Web video pioneers Benny and Rafi Fine have joined the fight to overturn California’s ban on same-sex marriage with Prop. 8: The Web Series, a five-episode social satire that pokes fun at various rights from the state’s Constitution via a “what-if” scenario.
After hearing arguments to overturn the voter-approved Prop. 8, the California Supreme Court has 90 days in which to rule on the measure. The first episode of the brothers’ series takes on religion and launched Thursday (see above).
“This is the cause of our generation and as soon as word came that Prop. 8 had passed, our anger rose to and were moved to take action,” the brothers said. “We grew up as Orthodox Jews so we know a great deal about exclusion; and grew up in a very open household to parents who were bringing in runaway teens of all walks of life to get their life on track, so full acceptance and equality is something we hold dear.”
The brothers felt that Prop. 8 The Musical was “amazing, but it almost feels like it put the bar so high people shied away from making material. This will hopefully change and more will follow suit.”
The duo initially attempted to find a company to assist in producing the series and opted instead to make it independently, financing it themselves.
“As you can imagine, despite personal opinions some of the companies did not want the controversial and possible backlash the series can create, and in a weakened economy, it’s hard to find folks willing to spend money at all in web video currently, let alone for a political message,” they said.
The series, in which the brothers will appear, also features familiar faces in the Web video community, including Sara E.R. Fletcher (Secret Girlfriend), Maxwell Glick (lonelygirl15) as well as Tubefilter’s own Lindsay Stidham. Filming took place in the home owned by series music composer Joseph Carrillo and his husband Gregory Frye, who assisted the production with filming locations.

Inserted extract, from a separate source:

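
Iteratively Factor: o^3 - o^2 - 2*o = (o - 2)*(o^2 + o) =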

The fate of the couple’s marriage is now in the state Supreme Court’s hands.
Episodes run one to two minutes each, with the second episode of the series set to bow March 26 and target the “power of the U.S. Army.”
New installments will be available on the brothers’ YouTube channel, as well as on CollegeHumor, FunnyOrDie, DailyMotion, MySpace and more.
“We are big believers in having reach when it comes to our web videos,” said the brothers, whose videos including their notoriously imitated Lost: What Happens Next series, have racked up over 20 million views on eight different sites.
And if the state Supreme Court issues a ruling on Prop. 8 before all five episodes have unspooled? The brothers are just fine with that.
“We hope the ruling ends the issue specifically of Prop. 8, at which time we will refocus our efforts to providing content related to federally legalizing same-sex marriage,” they said. “We also hope to get in touch with the leaders of the cause locally, and help them produce official content if they saw us fit to do so.”